日航ベア33年ぶり高水準 春闘回答、月額1万2000円 日本航空のベースアップ水準の推移
この記事を書いた人 Avatar photo 琉球新報朝刊

 日本航空は8日、今春闘で基本給を底上げするベースアップ(ベア)は月額1万2千円で応じると労働組合に回答した。1991年以来、33年ぶりの高い水準となる。定期昇給と合わせた賃上げ率は平均6・0%で、一時金は年間で月給4カ月分の支給を基本とすることも示した。

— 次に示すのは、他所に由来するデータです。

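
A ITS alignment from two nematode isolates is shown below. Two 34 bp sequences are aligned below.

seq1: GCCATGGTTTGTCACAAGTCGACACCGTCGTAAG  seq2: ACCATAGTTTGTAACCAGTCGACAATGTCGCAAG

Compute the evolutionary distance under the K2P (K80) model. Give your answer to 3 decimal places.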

 この日はJR東日本やスズキも労組に大幅な賃上げを提示。大手企業では労組の要求に応える過去最高水準の回答が相次いでおり、物価高を上回る賃上げが実現する機運が醸成されつつある。
 今後は他の大手や地方の中小企業にまで賃上げが行き渡るかどうかが焦点になる。自動車や電機など主要製造業は13日に集中回答日を迎える。連合によると、傘下労組が要求した賃上げ率は4日時点で平均5・85%。
 日航のベアは2年連続。一時金も好業績であれば4カ月分を超えて支給する。2019年に千円のベアを決めたが、新型コロナウイルス感染症の影響で人の流れが大きく鈍った20~22年は実施を見送った。23年は7千円で、24年はこの水準からさらに引き上げた。最大労組の要求はベア1万5千円だった。
 航空業界は地方空港などを含めた業界全体の待遇改善が急務となっており、日航の回答はこうした現状を踏まえたものとみられる。航空連合の内藤晃会長は「航空産業全体への良い波及効果を期待したい」と前向きに評価した。